Deb Roy is a Canadian scientist, tenured professor at Massachusetts Institute of Technology (MIT), and the director of the MIT Center for Constructive Communication.

==Biography==
Roy received a bachelor of applied science in computer engineering from the University of Waterloo, and a PhD in Media Arts and Sciences from MIT. He previously was the executive director of the MIT Media Lab and directed the Cognitive Machines group at the Media Lab, and the Laboratory for Social Machines.

Roy conducts research on language, games, and social dynamics at the intersection of artificial intelligence and cognitive psychology. An author of over 150 academic papers in machine learning, cognitive modeling, and human-machine interaction, his TED Talk, Birth of a Word (based on the 2006–2009 Human Speechome Project), has been viewed over 2.8 million times.

In 2008, he co-founded and was the founding CEO of Bluefin Labs, a social TV analytics company, which MIT Technology Review named as one of the 50 most innovative companies of 2012. Bluefin was acquired by Twitter in 2013, and Roy served as chief media scientist of Twitter from 2013 to 2017. He is also co-founder and chairman of Cortico, a nonprofit media technology company whose Local Voices Network aims to foster constructive public conversations across political and cultural divides.

The Laboratory for Social Machines started in 2014 with an investment of $10 million from Twitter over a five-year period. The agreement also gives the lab access to all historical Twitter data and access to the firehose of all real-time tweets. The lab aims to "create new platforms for both individuals and institutions to identify, discuss, and act on pressing societal problems."

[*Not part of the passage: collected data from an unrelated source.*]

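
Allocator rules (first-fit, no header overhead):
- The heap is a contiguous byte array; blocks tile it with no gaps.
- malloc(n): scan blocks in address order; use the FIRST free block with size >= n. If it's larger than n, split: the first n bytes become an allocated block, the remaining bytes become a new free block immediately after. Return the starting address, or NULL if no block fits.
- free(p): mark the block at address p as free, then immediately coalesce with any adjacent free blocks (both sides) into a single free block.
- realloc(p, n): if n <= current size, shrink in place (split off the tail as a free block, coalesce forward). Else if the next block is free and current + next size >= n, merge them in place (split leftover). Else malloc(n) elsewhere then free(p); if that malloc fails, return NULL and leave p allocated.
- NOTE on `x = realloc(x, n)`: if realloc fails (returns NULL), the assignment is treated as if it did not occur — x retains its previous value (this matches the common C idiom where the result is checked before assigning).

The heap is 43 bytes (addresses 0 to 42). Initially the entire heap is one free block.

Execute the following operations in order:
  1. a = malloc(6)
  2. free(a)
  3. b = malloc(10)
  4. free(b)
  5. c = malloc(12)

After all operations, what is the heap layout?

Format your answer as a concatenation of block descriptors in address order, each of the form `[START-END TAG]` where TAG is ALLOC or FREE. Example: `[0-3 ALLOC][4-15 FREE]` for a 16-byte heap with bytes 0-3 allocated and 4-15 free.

Answer: [0-11 ALLOC][12-42 FREE]

Derivation:
Op 1: a = malloc(6) -> a = 0; heap: [0-5 ALLOC][6-42 FREE]
Op 2: free(a) -> (freed a); heap: [0-42 FREE]
Op 3: b = malloc(10) -> b = 0; heap: [0-9 ALLOC][10-42 FREE]
Op 4: free(b) -> (freed b); heap: [0-42 FREE]
Op 5: c = malloc(12) -> c = 0; heap: [0-11 ALLOC][12-42 FREE]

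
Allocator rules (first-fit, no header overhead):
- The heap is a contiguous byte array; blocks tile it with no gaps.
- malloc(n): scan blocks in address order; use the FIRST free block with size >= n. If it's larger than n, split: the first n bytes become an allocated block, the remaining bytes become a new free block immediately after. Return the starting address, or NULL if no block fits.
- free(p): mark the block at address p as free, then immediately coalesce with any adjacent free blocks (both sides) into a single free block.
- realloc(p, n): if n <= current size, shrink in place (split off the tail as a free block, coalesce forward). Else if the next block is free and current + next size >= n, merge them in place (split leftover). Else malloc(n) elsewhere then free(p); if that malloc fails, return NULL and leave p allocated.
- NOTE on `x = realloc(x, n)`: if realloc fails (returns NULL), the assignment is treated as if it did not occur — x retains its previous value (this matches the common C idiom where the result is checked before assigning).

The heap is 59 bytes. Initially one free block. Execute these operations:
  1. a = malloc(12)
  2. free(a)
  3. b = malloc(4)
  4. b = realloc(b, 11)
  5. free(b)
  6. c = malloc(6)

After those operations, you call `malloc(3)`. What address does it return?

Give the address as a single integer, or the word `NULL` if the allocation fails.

Answer: 6

Derivation:
Op 1: a = malloc(12) -> a = 0; heap: [0-11 ALLOC][12-58 FREE]
Op 2: free(a) -> (freed a); heap: [0-58 FREE]
Op 3: b = malloc(4) -> b = 0; heap: [0-3 ALLOC][4-58 FREE]
Op 4: b = realloc(b, 11) -> b = 0; heap: [0-10 ALLOC][11-58 FREE]
Op 5: free(b) -> (freed b); heap: [0-58 FREE]
Op 6: c = malloc(6) -> c = 0; heap: [0-5 ALLOC][6-58 FREE]
malloc(3): first-fit scan over [0-5 ALLOC][6-58 FREE] -> 6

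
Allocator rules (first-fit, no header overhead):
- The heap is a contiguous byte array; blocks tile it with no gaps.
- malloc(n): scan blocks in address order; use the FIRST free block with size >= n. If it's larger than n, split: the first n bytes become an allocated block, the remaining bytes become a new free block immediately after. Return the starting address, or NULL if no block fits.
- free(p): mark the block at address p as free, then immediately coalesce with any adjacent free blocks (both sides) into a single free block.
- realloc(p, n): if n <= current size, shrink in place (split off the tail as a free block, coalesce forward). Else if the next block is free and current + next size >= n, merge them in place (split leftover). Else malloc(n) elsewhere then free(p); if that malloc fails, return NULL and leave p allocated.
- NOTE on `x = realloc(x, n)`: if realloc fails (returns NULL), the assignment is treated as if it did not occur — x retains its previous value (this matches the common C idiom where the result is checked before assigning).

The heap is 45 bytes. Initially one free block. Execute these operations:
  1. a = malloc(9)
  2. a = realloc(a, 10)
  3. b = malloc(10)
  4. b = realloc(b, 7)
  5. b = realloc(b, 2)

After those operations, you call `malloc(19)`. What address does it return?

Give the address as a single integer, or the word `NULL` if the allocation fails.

Answer: 12

Derivation:
Op 1: a = malloc(9) -> a = 0; heap: [0-8 ALLOC][9-44 FREE]
Op 2: a = realloc(a, 10) -> a = 0; heap: [0-9 ALLOC][10-44 FREE]
Op 3: b = malloc(10) -> b = 10; heap: [0-9 ALLOC][10-19 ALLOC][20-44 FREE]
Op 4: b = realloc(b, 7) -> b = 10; heap: [0-9 ALLOC][10-16 ALLOC][17-44 FREE]
Op 5: b = realloc(b, 2) -> b = 10; heap: [0-9 ALLOC][10-11 ALLOC][12-44 FREE]
malloc(19): first-fit scan over [0-9 ALLOC][10-11 ALLOC][12-44 FREE] -> 12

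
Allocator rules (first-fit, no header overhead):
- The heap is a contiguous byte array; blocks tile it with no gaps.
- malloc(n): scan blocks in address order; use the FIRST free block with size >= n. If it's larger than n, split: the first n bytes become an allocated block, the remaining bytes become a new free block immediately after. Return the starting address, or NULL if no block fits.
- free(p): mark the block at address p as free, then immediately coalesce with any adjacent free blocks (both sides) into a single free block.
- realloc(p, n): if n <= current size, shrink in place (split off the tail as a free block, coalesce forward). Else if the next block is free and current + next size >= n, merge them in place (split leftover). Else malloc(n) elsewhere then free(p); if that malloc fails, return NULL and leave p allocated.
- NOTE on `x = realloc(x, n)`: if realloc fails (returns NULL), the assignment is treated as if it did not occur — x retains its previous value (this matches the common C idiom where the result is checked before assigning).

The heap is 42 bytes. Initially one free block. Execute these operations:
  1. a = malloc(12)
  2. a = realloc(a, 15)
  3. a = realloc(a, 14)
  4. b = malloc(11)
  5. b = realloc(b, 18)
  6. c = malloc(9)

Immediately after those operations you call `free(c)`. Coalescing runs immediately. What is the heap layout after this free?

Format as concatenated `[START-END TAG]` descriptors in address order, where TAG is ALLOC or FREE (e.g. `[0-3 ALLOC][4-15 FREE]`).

Op 1: a = malloc(12) -> a = 0; heap: [0-11 ALLOC][12-41 FREE]
Op 2: a = realloc(a, 15) -> a = 0; heap: [0-14 ALLOC][15-41 FREE]
Op 3: a = realloc(a, 14) -> a = 0; heap: [0-13 ALLOC][14-41 FREE]
Op 4: b = malloc(11) -> b = 14; heap: [0-13 ALLOC][14-24 ALLOC][25-41 FREE]
Op 5: b = realloc(b, 18) -> b = 14; heap: [0-13 ALLOC][14-31 ALLOC][32-41 FREE]
Op 6: c = malloc(9) -> c = 32; heap: [0-13 ALLOC][14-31 ALLOC][32-40 ALLOC][41-41 FREE]
free(c): c = 32 -> block [32-40 ALLOC]; mark free, coalesce with adjacent free neighbors -> [0-13 ALLOC][14-31 ALLOC][32-41 FREE]

Answer: [0-13 ALLOC][14-31 ALLOC][32-41 FREE]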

In 2018, Soroush Vosoughi, Deb Roy, and Sinan Aral published "The spread of true and false news online" in Science. The paper examined "~126,000 stories tweeted by ~3 million people more than 4.5 million times," and found that "Falsehood diffused significantly farther, faster, deeper, and more broadly than the truth in all categories of information, and the effects were more pronounced for false political news than for false news about terrorism, natural disasters, science, urban legends, or financial information." Additionally, the authors found that "Contrary to conventional wisdom, robots accelerated the spread of true and false news at the same rate, implying that false news spreads more than the truth because humans, not robots, are more likely to spread it."